せっかく8ヶ月ぶり帰ってきて、ようやく心置きなく恋人と会えるという所に、馬鹿な貴族たちの起こした事件により、ショックを受けたアルベルトの恋人 エセルは領地に逃げ帰ってしまった。という本当に冗談抜きで不幸なアルベルト。
その新しいキズを気軽にえぐる容赦ないエリオットだった。

「おや、無言ですか。これはこれは重症ですねぇ」
エリオットはやれやれと肩をすくめると、ぽいっとお菓子を口に放り込む。
「これも無駄になりましたしねぇ」
エセルはお菓子が大好きで、とても幸せそうに食べる少女だった。アルベルトはエセルのために買ってきていたのだろう。
「で、どうなさいます?失恋にはやっぱり新たな恋人ですかね!」
「うるさい、エリオット」
アルベルトは一言いうなり、部屋を出ていってしまった。

ぴりぴりした、アルベルトが出ていくことで、部屋の緊張は一瞬にしてほどけて、、ホッと息をだす。
エリオットはちらりと出口と、それからエミリアに目を移すと
「今回ばかりは、ね。私はちょっとエセル様を責めたいんですよ」
エミリアが、はっとエリオットを見た。

「わかりますよ?エセル様の考えた事なんて。ただね、もうちょっと頑張って踏ん張って頂きたかったです」

エリオットはため息をついた 
「すべて、エセル様の為に頑張ってこられてましたから」
ぞんざいな口を聞いても、アルベルトを敬愛しているエリオットは、アルベルトの出ていった扉を痛ましく眺めていた。

「エセルは、本当に普通の女の子でしたから、私たちまで巻き込んでしまったことが、耐えられなかったのですわ、エリオット様」
「殿下も馬鹿な連中がしでかしそうな事は計算内で、ちゃんとエセル様を守るために騎士団や、侍従たちにも根回しされてました。
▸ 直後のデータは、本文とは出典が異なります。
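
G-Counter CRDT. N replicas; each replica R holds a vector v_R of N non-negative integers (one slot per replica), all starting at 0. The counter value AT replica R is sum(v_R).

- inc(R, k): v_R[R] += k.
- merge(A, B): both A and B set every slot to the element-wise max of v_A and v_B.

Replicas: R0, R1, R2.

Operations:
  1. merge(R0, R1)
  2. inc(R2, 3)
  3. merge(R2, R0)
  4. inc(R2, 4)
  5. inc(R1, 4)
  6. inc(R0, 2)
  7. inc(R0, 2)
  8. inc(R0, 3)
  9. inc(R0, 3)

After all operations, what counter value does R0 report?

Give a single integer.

Answer: 13

Derivation:
Op 1: merge R0<->R1 -> R0=(0,0,0) R1=(0,0,0)
Op 2: inc R2 by 3 -> R2=(0,0,3) value=3
Op 3: merge R2<->R0 -> R2=(0,0,3) R0=(0,0,3)
Op 4: inc R2 by 4 -> R2=(0,0,7) value=7
Op 5: inc R1 by 4 -> R1=(0,4,0) value=4
Op 6: inc R0 by 2 -> R0=(2,0,3) value=5
Op 7: inc R0 by 2 -> R0=(4,0,3) value=7
Op 8: inc R0 by 3 -> R0=(7,0,3) value=10
Op 9: inc R0 by 3 -> R0=(10,0,3) value=13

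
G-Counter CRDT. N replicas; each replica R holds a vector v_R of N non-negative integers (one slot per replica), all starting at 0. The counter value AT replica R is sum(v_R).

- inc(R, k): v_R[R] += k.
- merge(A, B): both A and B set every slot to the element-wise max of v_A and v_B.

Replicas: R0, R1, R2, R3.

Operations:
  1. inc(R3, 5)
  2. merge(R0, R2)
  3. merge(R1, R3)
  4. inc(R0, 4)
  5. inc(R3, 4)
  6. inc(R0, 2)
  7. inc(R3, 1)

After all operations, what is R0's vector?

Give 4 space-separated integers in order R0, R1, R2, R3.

Answer: 6 0 0 0

Derivation:
Op 1: inc R3 by 5 -> R3=(0,0,0,5) value=5
Op 2: merge R0<->R2 -> R0=(0,0,0,0) R2=(0,0,0,0)
Op 3: merge R1<->R3 -> R1=(0,0,0,5) R3=(0,0,0,5)
Op 4: inc R0 by 4 -> R0=(4,0,0,0) value=4
Op 5: inc R3 by 4 -> R3=(0,0,0,9) value=9
Op 6: inc R0 by 2 -> R0=(6,0,0,0) value=6
Op 7: inc R3 by 1 -> R3=(0,0,0,10) value=10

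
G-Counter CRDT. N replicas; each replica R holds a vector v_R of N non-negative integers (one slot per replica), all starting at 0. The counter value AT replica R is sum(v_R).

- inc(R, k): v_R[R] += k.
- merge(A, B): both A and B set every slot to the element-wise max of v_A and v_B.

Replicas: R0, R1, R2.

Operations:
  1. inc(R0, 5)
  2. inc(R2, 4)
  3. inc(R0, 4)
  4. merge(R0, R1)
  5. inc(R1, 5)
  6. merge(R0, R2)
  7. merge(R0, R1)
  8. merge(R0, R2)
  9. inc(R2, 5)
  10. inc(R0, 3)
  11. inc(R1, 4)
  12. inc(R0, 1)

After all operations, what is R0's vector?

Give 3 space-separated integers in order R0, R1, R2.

Answer: 13 5 4

Derivation:
Op 1: inc R0 by 5 -> R0=(5,0,0) value=5
Op 2: inc R2 by 4 -> R2=(0,0,4) value=4
Op 3: inc R0 by 4 -> R0=(9,0,0) value=9
Op 4: merge R0<->R1 -> R0=(9,0,0) R1=(9,0,0)
Op 5: inc R1 by 5 -> R1=(9,5,0) value=14
Op 6: merge R0<->R2 -> R0=(9,0,4) R2=(9,0,4)
Op 7: merge R0<->R1 -> R0=(9,5,4) R1=(9,5,4)
Op 8: merge R0<->R2 -> R0=(9,5,4) R2=(9,5,4)
Op 9: inc R2 by 5 -> R2=(9,5,9) value=23
Op 10: inc R0 by 3 -> R0=(12,5,4) value=21
Op 11: inc R1 by 4 -> R1=(9,9,4) value=22
Op 12: inc R0 by 1 -> R0=(13,5,4) value=22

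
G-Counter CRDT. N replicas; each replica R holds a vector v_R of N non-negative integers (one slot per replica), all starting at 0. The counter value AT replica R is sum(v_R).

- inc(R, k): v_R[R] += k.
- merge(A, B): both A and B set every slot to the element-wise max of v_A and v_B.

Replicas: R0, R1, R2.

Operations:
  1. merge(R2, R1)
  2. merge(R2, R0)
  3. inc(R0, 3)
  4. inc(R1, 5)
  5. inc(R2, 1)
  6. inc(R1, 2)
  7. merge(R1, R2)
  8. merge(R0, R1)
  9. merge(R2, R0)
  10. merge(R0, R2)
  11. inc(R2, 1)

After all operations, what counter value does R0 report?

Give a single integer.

Op 1: merge R2<->R1 -> R2=(0,0,0) R1=(0,0,0)
Op 2: merge R2<->R0 -> R2=(0,0,0) R0=(0,0,0)
Op 3: inc R0 by 3 -> R0=(3,0,0) value=3
Op 4: inc R1 by 5 -> R1=(0,5,0) value=5
Op 5: inc R2 by 1 -> R2=(0,0,1) value=1
Op 6: inc R1 by 2 -> R1=(0,7,0) value=7
Op 7: merge R1<->R2 -> R1=(0,7,1) R2=(0,7,1)
Op 8: merge R0<->R1 -> R0=(3,7,1) R1=(3,7,1)
Op 9: merge R2<->R0 -> R2=(3,7,1) R0=(3,7,1)
Op 10: merge R0<->R2 -> R0=(3,7,1) R2=(3,7,1)
Op 11: inc R2 by 1 -> R2=(3,7,2) value=12

Answer: 11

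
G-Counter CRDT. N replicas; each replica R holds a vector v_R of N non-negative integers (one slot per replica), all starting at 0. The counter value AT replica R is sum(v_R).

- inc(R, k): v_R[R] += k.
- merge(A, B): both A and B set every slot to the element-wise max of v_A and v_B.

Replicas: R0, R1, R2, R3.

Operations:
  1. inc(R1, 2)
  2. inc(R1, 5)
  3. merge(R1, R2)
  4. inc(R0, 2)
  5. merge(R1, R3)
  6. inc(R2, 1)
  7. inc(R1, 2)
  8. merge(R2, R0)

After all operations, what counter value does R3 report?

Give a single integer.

Answer: 7

Derivation:
Op 1: inc R1 by 2 -> R1=(0,2,0,0) value=2
Op 2: inc R1 by 5 -> R1=(0,7,0,0) value=7
Op 3: merge R1<->R2 -> R1=(0,7,0,0) R2=(0,7,0,0)
Op 4: inc R0 by 2 -> R0=(2,0,0,0) value=2
Op 5: merge R1<->R3 -> R1=(0,7,0,0) R3=(0,7,0,0)
Op 6: inc R2 by 1 -> R2=(0,7,1,0) value=8
Op 7: inc R1 by 2 -> R1=(0,9,0,0) value=9
Op 8: merge R2<->R0 -> R2=(2,7,1,0) R0=(2,7,1,0)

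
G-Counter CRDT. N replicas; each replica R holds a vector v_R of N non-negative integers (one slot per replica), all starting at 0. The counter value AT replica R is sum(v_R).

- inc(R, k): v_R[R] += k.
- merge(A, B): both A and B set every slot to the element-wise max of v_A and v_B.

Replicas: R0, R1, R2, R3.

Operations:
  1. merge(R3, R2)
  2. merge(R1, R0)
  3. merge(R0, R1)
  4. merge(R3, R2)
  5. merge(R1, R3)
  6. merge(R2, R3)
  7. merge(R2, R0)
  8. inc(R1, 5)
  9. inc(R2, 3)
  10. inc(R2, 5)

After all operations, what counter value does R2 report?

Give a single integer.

Answer: 8

Derivation:
Op 1: merge R3<->R2 -> R3=(0,0,0,0) R2=(0,0,0,0)
Op 2: merge R1<->R0 -> R1=(0,0,0,0) R0=(0,0,0,0)
Op 3: merge R0<->R1 -> R0=(0,0,0,0) R1=(0,0,0,0)
Op 4: merge R3<->R2 -> R3=(0,0,0,0) R2=(0,0,0,0)
Op 5: merge R1<->R3 -> R1=(0,0,0,0) R3=(0,0,0,0)
Op 6: merge R2<->R3 -> R2=(0,0,0,0) R3=(0,0,0,0)
Op 7: merge R2<->R0 -> R2=(0,0,0,0) R0=(0,0,0,0)
Op 8: inc R1 by 5 -> R1=(0,5,0,0) value=5
Op 9: inc R2 by 3 -> R2=(0,0,3,0) value=3
Op 10: inc R2 by 5 -> R2=(0,0,8,0) value=8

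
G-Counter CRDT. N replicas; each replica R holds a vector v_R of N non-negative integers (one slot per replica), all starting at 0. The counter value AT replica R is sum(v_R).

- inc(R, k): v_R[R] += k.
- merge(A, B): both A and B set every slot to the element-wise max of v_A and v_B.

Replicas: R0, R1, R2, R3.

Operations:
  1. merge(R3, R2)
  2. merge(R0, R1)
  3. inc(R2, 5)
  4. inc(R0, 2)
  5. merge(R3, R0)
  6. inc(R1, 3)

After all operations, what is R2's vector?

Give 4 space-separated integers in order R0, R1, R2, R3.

Op 1: merge R3<->R2 -> R3=(0,0,0,0) R2=(0,0,0,0)
Op 2: merge R0<->R1 -> R0=(0,0,0,0) R1=(0,0,0,0)
Op 3: inc R2 by 5 -> R2=(0,0,5,0) value=5
Op 4: inc R0 by 2 -> R0=(2,0,0,0) value=2
Op 5: merge R3<->R0 -> R3=(2,0,0,0) R0=(2,0,0,0)
Op 6: inc R1 by 3 -> R1=(0,3,0,0) value=3

Answer: 0 0 5 0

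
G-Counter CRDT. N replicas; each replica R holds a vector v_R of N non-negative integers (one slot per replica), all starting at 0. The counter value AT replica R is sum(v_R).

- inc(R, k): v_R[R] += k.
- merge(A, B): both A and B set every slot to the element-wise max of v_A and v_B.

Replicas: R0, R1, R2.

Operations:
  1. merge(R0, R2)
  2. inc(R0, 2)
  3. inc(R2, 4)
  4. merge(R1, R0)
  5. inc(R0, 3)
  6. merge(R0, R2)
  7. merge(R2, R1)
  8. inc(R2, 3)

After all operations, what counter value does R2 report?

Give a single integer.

Op 1: merge R0<->R2 -> R0=(0,0,0) R2=(0,0,0)
Op 2: inc R0 by 2 -> R0=(2,0,0) value=2
Op 3: inc R2 by 4 -> R2=(0,0,4) value=4
Op 4: merge R1<->R0 -> R1=(2,0,0) R0=(2,0,0)
Op 5: inc R0 by 3 -> R0=(5,0,0) value=5
Op 6: merge R0<->R2 -> R0=(5,0,4) R2=(5,0,4)
Op 7: merge R2<->R1 -> R2=(5,0,4) R1=(5,0,4)
Op 8: inc R2 by 3 -> R2=(5,0,7) value=12

Answer: 12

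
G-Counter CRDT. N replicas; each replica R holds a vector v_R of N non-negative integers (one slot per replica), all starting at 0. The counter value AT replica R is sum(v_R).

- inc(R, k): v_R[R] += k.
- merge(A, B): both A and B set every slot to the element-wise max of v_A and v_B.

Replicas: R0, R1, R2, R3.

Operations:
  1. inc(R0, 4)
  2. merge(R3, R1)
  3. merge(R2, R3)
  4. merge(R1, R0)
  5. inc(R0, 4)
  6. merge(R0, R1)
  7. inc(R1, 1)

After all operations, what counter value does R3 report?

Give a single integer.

Answer: 0

Derivation:
Op 1: inc R0 by 4 -> R0=(4,0,0,0) value=4
Op 2: merge R3<->R1 -> R3=(0,0,0,0) R1=(0,0,0,0)
Op 3: merge R2<->R3 -> R2=(0,0,0,0) R3=(0,0,0,0)
Op 4: merge R1<->R0 -> R1=(4,0,0,0) R0=(4,0,0,0)
Op 5: inc R0 by 4 -> R0=(8,0,0,0) value=8
Op 6: merge R0<->R1 -> R0=(8,0,0,0) R1=(8,0,0,0)
Op 7: inc R1 by 1 -> R1=(8,1,0,0) value=9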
ですから余計と不憫なのです」 
エミリアはうなずいた。
「元の、二人には戻れないんでしょうか…」 
エミリアは誰にも答えられない問いをポツリとこぼした。

「このまま、時が過ぎて、忘れられるならまだお若い二人ですし、それも経験でいいかと思いますけど。簡単にはいかないでしょうね…」
正直、エミリアにはエセルには平凡な相手の方が似合うと思う。だけど、出会いから知っているエミリアは、なんというか、運命的なものが二人にはあるような気がしていて、エセルとアルベルトが上手くいくように願わずにはいられない。

「私は、エセルには少し時間が必要なのだと思います。エセルが殿下を想う気持ちには何も変わっていないと思えるのです。ただ、今回の事で怖くなってしまった、のだと思います」
エリオットはエミリアの、言葉にうなずいた。

「エミリアも薄々知っていたかと思いますけど、今回北の砦で一年間頑張れば、婚約を取りまとめると陛下とお約束されていたのですよ」
エミリアはエリオットをみて、そっと分かっていたと頷いてみせた。
「なのに、どうしてこうなりましたかね…」

季節は夏がおわり、から風のふく秋がやって来る。
エセルとアルベルトにも厳しい時がやって来てしまったのだ。

アルベルトはほとんど誰ともしゃべる事もなく、ふらりと王宮の外に出ては、馬を走らせて、疲れきって帰ってきては、寝る。という生活で、アルベルトの周囲は以前は彼のいたずらや、奔放さに振り回されていたものの、活気に満ち溢れていた。今やシンと静まり返り、荒れた主を遠巻きに見ているしかなかった。